Riley buys marijuana from former classmate Joe, whom Ted invites to stay for dinner. A magazine photoshoot of Ted, Julie, and Riley leaves Clara feeling even more overlooked. During dinner, the ghost appears and leads Clara to angrily demand that the family stop mocking her, to no avail. As the others drunkenly dance to "MacArthur Park", the ghost embraces Clara, thanking her. Joe reveals that the Reynolds' home was built in 1862 by a sea captain for his daughter, Adelia; she was institutionalized before ever entering the house, and her father killed himself in the woods nearby.

Fed up with her family's disrespect, Clara defaces a self-portrait Ted was painting, while Ted, Julie, and Riley bicker about their careers. Ted, having been fired from a project by Julie's fiancé, criticizes an audition monologue he makes her perform, and nearly drowns Joe in a punch bowl. While the family performs a séance to summon the spirit of Adelia, Clara locks them in the basement and takes Joe upstairs. She kisses him, but apologizes and leads him downstairs to unlock the door, but instead tries to set fire to the basement. Joe intervenes, but leaves after Clara threatens him with a kitchen knife. She realizes the ghost is Adelia, whose spirit she has allowed into the house.

Ted breaks down the basement door but is unable to find Clara, and Riley is nearly hit by a flowerpot pushed by an unseen force. An erratic Clara confronts her family with the knife, and they discover Ollie has eaten unattended brownies. Disappearing into the woods, Clara appears to kill a coyote. Her family drives Ollie to the veterinarian, and are notified of a drunk woman at the police station, who turns out not to be Clara. Returning home, they find Clara’s bloody shirt at the edge of the woods, and discover her missing shoe in her closet. Driving through town, they discover Clara walking naked, and bring her home. As the family goes to sleep, Clara still hears the voice of Adelia.

==Cast==
- Paula Niedert Elliott as Clara
- Chris Elliott as Ted
- Abby Elliott as Julie
- Bridey Elliott as Riley
- Isidora Goreshter as Adelia
- Haley Joel Osment as Joe

==Production==
The film was shot entirely in Old Lyme, Connecticut. Filming lasted 17 days.

==Release==
The film premiered at the 2018 Sundance Film Festival. On June 11, 2018, it was announced that Orion Classics acquired North American and Latin American distribution rights to the film. It was released in theaters on December 6, 2018 and on VOD and digital platforms on December 7, 2018.

==Reception==
The film has rating on Rotten Tomatoes. The site's critical consensus reads, "As idiosyncratic as it is ambitious, Clara's Ghost can be as difficult to pin down as a spectral presence -- yet it also has a way of working itself under the skin." Metacritic, which uses a weighted average, assigned the film a score of 66 out of 100, based on 12 critics, indicating "generally favorable" reviews. Tomris Laffly of RogerEbert.com awarded the film one and a half stars. Mike D'Angelo of The A.V. Club graded the film a C−. Chuck Bowen of Slant Magazine gave the film three stars out of four. Andy Crump of Paste gave it a rating of 7.5. Dan Lybarger of Film Threat gave the film a 7 out of 10.

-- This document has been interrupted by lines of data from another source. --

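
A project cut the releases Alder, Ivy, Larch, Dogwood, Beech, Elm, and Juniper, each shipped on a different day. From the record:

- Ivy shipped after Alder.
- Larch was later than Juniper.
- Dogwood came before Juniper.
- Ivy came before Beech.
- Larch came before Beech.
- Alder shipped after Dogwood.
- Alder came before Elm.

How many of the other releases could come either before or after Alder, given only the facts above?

Forced before Alder: Dogwood; forced after Alder: Beech, Elm, and Ivy.
That leaves Juniper and Larch with no forced order relative to Alder — 2.

2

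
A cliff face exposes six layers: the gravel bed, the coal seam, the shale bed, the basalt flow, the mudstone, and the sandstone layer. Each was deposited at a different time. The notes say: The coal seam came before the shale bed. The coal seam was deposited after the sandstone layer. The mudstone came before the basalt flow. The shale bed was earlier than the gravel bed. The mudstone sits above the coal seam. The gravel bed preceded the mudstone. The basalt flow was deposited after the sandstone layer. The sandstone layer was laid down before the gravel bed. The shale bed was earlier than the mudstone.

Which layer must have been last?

the basalt flow

Every other layer has a chain of constraints placing it before the basalt flow, so the basalt flow is last.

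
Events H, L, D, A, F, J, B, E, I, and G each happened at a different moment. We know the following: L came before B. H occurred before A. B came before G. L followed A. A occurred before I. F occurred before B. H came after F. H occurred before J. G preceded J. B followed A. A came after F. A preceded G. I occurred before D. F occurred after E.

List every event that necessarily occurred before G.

Directly stated before G: A and B.
E reaches G via E → F → A → G.
F reaches G via F → A → G.
H reaches G via H → A → G.
Likewise L reaches G by chaining the stated constraints.

A, B, E, F, H, L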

Dennis Harvey of Variety gave the film a negative review and wrote, "In the end, there’s not enough of distinction or substance to make this absurdist family comedy with a haunted-house angle feel like more than a short’s worth of ideas stretched too thin."

Justin Lowe of The Hollywood Reporter gave the film a positive review and wrote, "Infrequent actress Paula Niedert Elliott delights in the titular role with a quirky, sympathetic performance that gradually reveals the extent of Clara's psychological wounds."